Asian credit spreads compressed and new issues rallied on the back of positive global risk sentiment but Chinese high yield industrial bonds underperformed following fraud allegations about Winsway Coking Coal's books. "There is some real money buying. That along with the positive data overnight and the successful Spanish and French debt auctions caused a rally in US and European equities and a sell-off in treasuries.
This has resulted in a natural spread compression with the IG," said a Singapore-based credit trader at a European bank. Spreads on Asia ex-Japan iTraxx investment grade series 16 index are quoted 3bp-4bp tighter at 191bp/194bp. Newly sold bonds from Shinhan are trading at 339bp/335bp after pricing at 365bp and compared with overnight levels of 352bp/350bp. KT Corp was at 298bp/293bp, down from Thursday's 305bp. It was priced at 310bp over US treasuries.
Regional equities are trading firm with Korea's Kospi index trading up 0.8%, Australia's S&P/ASX200 index 0.15% higher and Japan's Nikkei average up 1.04%. The MSCI index of Asia-Pacific shares outside Japan is up 0.19%. Shares in China's Winsway Coking Coal Holdings were down over 5% even after the company dismissed allegations of financial fraud. Winsway 8.5% 2016 bond fell to 76.5/78.5 cents on the dollar from the previous 84. The yield is up to 16% from 13.6%.
"When there is news like that, people sell first and ask questions later. Most people are comfortable but some are taking a very cautious approach and are happy to lose 5 points now than more later," said a Hong Kong-based high yield trader. "But I don't think it is another Sino-Forest, you need a lot of skills for that. I am sure there are companies with far worse corporate governance track records," he said.
Other weak industrial names also eased in sympathy. Fufeng 2016 bonds are bid down to 83 from 85.25 and Hidili 2015 is down to 79. "Caution and uncertainty look to be the bywords for at least the early part of 2012, and while Asian corporates may make preparations for the reopening of the high yield bond markets, it will likely take a higher speculative-grade rated, existing issuer to break the deadlock and open the floodgates for smaller and first-time names to the market," said Laura Acres, a Moody's Vice President and Senior Credit Officer.

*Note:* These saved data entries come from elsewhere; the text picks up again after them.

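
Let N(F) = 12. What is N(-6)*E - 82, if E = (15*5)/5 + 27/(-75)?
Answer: 2342/25 ≈ 93.680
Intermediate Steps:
E = 366/25 (E = 75*(⅕) + 27*(-1/75) = 15 - 9/25 = 366/25 ≈ 14.640)
N(-6)*E - 82 = 12*(366/25) - 82 = 4392/25 - 82 = 2342/25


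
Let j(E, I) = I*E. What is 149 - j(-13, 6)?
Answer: 227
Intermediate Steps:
j(E, I) = E*I
149 - j(-13, 6) = 149 - (-13)*6 = 149 - 1*(-78) = 149 + 78 = 227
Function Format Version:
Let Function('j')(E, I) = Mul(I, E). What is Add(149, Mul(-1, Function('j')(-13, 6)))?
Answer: 227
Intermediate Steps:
Function('j')(E, I) = Mul(E, I)
Add(149, Mul(-1, Function('j')(-13, 6))) = Add(149, Mul(-1, Mul(-13, 6))) = Add(149, Mul(-1, -78)) = Add(149, 78) = 227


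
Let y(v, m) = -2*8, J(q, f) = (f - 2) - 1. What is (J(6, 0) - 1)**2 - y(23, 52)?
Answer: 32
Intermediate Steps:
J(q, f) = -3 + f (J(q, f) = (-2 + f) - 1 = -3 + f)
y(v, m) = -16
(J(6, 0) - 1)**2 - y(23, 52) = ((-3 + 0) - 1)**2 - 1*(-16) = (-3 - 1)**2 + 16 = (-4)**2 + 16 = 16 + 16 = 32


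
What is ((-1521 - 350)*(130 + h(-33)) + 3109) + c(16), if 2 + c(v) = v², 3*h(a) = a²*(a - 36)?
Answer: 46623070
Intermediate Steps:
h(a) = a²*(-36 + a)/3 (h(a) = (a²*(a - 36))/3 = (a²*(-36 + a))/3 = a²*(-36 + a)/3)
c(v) = -2 + v²
((-1521 - 350)*(130 + h(-33)) + 3109) + c(16) = ((-1521 - 350)*(130 + (⅓)*(-33)²*(-36 - 33)) + 3109) + (-2 + 16²) = (-1871*(130 + (⅓)*1089*(-69)) + 3109) + (-2 + 256) = (-1871*(130 - 25047) + 3109) + 254 = (-1871*(-24917) + 3109) + 254 = (46619707 + 3109) + 254 = 46622816 + 254 = 46623070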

Indonesian bonds continue their stellar performance across the curve following its upgrade to investment grade by two rating agencies within a gap of a month. "It is now eligible for inclusion in the Barclays Capital Global Aggregate Index. This is likely to create passive buying worth USD200-400m," Barclays Capital said in a note while recommending buying liquid, long-dated bonds.